Performance Reward and Recognition
The final piece to the puzzle in creating the two favorable conditions we are looking for solidifies the motivational side mentioned earlier in the tech sector example. And, we are not talking about participation trophies and employee of the month parking spots. We’re talking about money (compensation and budget), additional resources (more political capital), and opportunity (advancement). All of this aimed at addressing the “what’s in it for me?” question that every employee asks.
Those managers who already have a direct line to the Chief understand the value of their position and will go to great lengths to protect it. In most organizations, this means producing results. In order to produce results, managers must have the right people, doing the right things, at the right time. Notice the pattern emerging. In turn, the right people have a strong desire to work for the boss whose team produces results and gains the rewards and recognition referenced earlier. The cycle repeats itself over and over in a way that elevates the organization in a competitive manner, which is healthy because of the congruency and dependency on the strategic plan, leaving little to no room for poor or underperforming individuals.
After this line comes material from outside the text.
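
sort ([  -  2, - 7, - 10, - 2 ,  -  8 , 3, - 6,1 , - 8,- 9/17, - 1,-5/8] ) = [ - 10,  -  8,-8,-7,-6,-2, - 2,-1,-5/8,-9/17, 1,3]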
This concept strongly reinforces the political capital condition on two fronts. The first is with the need for managers to continually spend that capital to accomplish goals and achieve rewards and recognition. The second is with the need to replenish what is being spent for obvious reasons. The more you spend to get stuff done, the more you need to replenish for future initiatives. The real beauty in this concept, however, is in the employees’ desire to work for the boss whose team produces. This creates renewable resources for the managers, teams, departments, and executives alike.
Restorers in today’s market should always be looking for new and innovative ways to engage and motivate employees. Most understand that this now goes well beyond competitive wages and benefits. Today’s workforce wants to be challenged, valued, and part of a winning team. Creating this environment needs to be an active part of the strategic planning process, because employees are going to talk about their company at the next tailgate party. Make sure the topic of conversation is a good one.